While it sometimes seems, with the exception of Bard's failed trial, as if Wakefield never had another catcher besides Mirabelli, a dozen masked men have set up behind the plate since Wakefield came to the Sox, beginning with Mike Macfarlane. He was Wakefield's first regular catcher in '95, when the knuckleballer started the season 14-1, finished 16-8, and had a 2.95 ERA, second in the American League.

Macfarlane had 26 passed balls that season, most by a catcher since Texas's Geno Petralli had 35 in 1987 while attempting to corral another knuckleballer, Charlie Hough.

Mike Stanley was Wakefield's primary catcher in 1996, and while he committed fewer passed balls (18) that season, he failed to throw out anyone in 27 stolen base attempts with Wakefield on the hill.

Bill Haselman and Scott Hatteberg split the catching duties in 1997 and committed 17 passed balls apiece, but did a terrific job of controlling the running game, throwing out 17 of 41 runners attempting to steal, a success rate of 41.4 percent.

By 2000, when Hatteberg was sharing the job with Varitek, base stealers were again running at will against Wakefield, succeeding on 31 of 33 attempts.

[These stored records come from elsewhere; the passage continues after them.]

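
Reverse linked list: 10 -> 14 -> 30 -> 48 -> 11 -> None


Step 1: curr=10, set curr.next=prev(None) | reversed so far: 10
Step 2: curr=14, set curr.next=prev(10) | reversed so far: 14 -> 10
Step 3: curr=30, set curr.next=prev(14) | reversed so far: 30 -> 14 -> 10
Step 4: curr=48, set curr.next=prev(30) | reversed so far: 48 -> 30 -> 14 -> 10
Step 5: curr=11, set curr.next=prev(48) | reversed so far: 11 -> 48 -> 30 -> 14 -> 10

11 -> 48 -> 30 -> 14 -> 10 -> None


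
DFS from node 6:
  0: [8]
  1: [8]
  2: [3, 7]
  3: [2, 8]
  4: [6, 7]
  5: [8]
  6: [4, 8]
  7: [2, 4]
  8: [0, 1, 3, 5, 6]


Visit 6, push [8, 4]
Visit 4, push [7]
Visit 7, push [2]
Visit 2, push [3]
Visit 3, push [8]
Visit 8, push [5, 1, 0]
Visit 0, push []
Visit 1, push []
Visit 5, push []

DFS order: [6, 4, 7, 2, 3, 8, 0, 1, 5]


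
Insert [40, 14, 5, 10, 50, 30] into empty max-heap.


Insert 40: [40]
Insert 14: [40, 14]
Insert 5: [40, 14, 5]
Insert 10: [40, 14, 5, 10]
Insert 50: [50, 40, 5, 10, 14]
Insert 30: [50, 40, 30, 10, 14, 5]

Final heap: [50, 40, 30, 10, 14, 5]


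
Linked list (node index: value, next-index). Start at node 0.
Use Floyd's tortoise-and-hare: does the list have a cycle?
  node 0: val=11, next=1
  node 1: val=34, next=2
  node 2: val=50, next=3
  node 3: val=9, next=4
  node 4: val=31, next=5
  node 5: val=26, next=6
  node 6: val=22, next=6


Floyd's tortoise (slow, +1) and hare (fast, +2):
  init: slow=0, fast=0
  step 1: slow=1, fast=2
  step 2: slow=2, fast=4
  step 3: slow=3, fast=6
  step 4: slow=4, fast=6
  step 5: slow=5, fast=6
  step 6: slow=6, fast=6
  slow == fast at node 6: cycle detected

Cycle: yes


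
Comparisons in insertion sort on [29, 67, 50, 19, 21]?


Algorithm: insertion sort
Input: [29, 67, 50, 19, 21]
Sorted: [19, 21, 29, 50, 67]

10


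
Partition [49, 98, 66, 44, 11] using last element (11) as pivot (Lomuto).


Pivot: 11
Place pivot at 0: [11, 98, 66, 44, 49]

Partitioned: [11, 98, 66, 44, 49]


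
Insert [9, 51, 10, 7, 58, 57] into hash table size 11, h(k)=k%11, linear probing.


Insert 9: h=9 -> slot 9
Insert 51: h=7 -> slot 7
Insert 10: h=10 -> slot 10
Insert 7: h=7, 1 probes -> slot 8
Insert 58: h=3 -> slot 3
Insert 57: h=2 -> slot 2

Table: [None, None, 57, 58, None, None, None, 51, 7, 9, 10]


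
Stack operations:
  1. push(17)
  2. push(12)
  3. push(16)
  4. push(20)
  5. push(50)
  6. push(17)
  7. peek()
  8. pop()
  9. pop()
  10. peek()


push(17) -> [17]
push(12) -> [17, 12]
push(16) -> [17, 12, 16]
push(20) -> [17, 12, 16, 20]
push(50) -> [17, 12, 16, 20, 50]
push(17) -> [17, 12, 16, 20, 50, 17]
peek()->17
pop()->17, [17, 12, 16, 20, 50]
pop()->50, [17, 12, 16, 20]
peek()->20

Final stack: [17, 12, 16, 20]


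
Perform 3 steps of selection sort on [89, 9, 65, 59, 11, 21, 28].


Initial: [89, 9, 65, 59, 11, 21, 28]
Step 1: min=9 at 1
  Swap: [9, 89, 65, 59, 11, 21, 28]
Step 2: min=11 at 4
  Swap: [9, 11, 65, 59, 89, 21, 28]
Step 3: min=21 at 5
  Swap: [9, 11, 21, 59, 89, 65, 28]

After 3 steps: [9, 11, 21, 59, 89, 65, 28]


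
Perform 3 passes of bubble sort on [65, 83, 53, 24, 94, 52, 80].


Initial: [65, 83, 53, 24, 94, 52, 80]
Pass 1: [65, 53, 24, 83, 52, 80, 94] (4 swaps)
Pass 2: [53, 24, 65, 52, 80, 83, 94] (4 swaps)
Pass 3: [24, 53, 52, 65, 80, 83, 94] (2 swaps)

After 3 passes: [24, 53, 52, 65, 80, 83, 94]


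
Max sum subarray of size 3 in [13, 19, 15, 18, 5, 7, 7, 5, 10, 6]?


[0:3]: 47
[1:4]: 52
[2:5]: 38
[3:6]: 30
[4:7]: 19
[5:8]: 19
[6:9]: 22
[7:10]: 21

Max: 52 at [1:4]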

Creighton Gubanich, Marcus Jensen, Joe Oliver, and Lenny Webster all made cameo appearances behind the plate when Wakefield pitched, until Mirabelli arrived in 2002 and took the load off Varitek for six seasons. The most passed balls Mirabelli had in any season with the Sox were 15 in 2004. Last season, he committed just six, half the number of the year before.

He also did a relatively good job of keeping the running game in check, though last season 32 runners stole successfully against Wakefield/Mirabelli, the most in their six years together. But Wakefield also won 17 games last season, his most since 1998, and might have had 20 if his season didn't blow up at the end because of a tear in the labrum of his pitching shoulder. Wakefield had an 8.76 ERA in 24 2/3 innings over his last five starts, and was left off the World Series roster when his shoulder didn't respond.

But he's rebounded nicely this spring - a 2-0 record and 1.29 ERA in four spring training starts, including his Coliseum start in which he allowed an unearned run on five hits in five-plus innings.

And Rogers Centre may be an ideal place to start, especially if the roof is closed. Since the beginning of 2004, Wakefield is 4-2 with a 3.58 ERA in six starts north of the border. He had two terrific starts against the Jays last season, allowing four hits and a run in seven innings of a 4-1 win April 18, then three hits and no runs in seven innings of an 8-0 win May 10.

Wakefield makes no secret of the fact he misses Mirabelli. They were close, on and off the field.

"When Doug was released, I was saddened by the whole situation, but by no means did I have any lack of confidence that Kevin couldn't do the job," he said. "He proved it last year and he's been doing great since he took over the job, so I have no worries about him."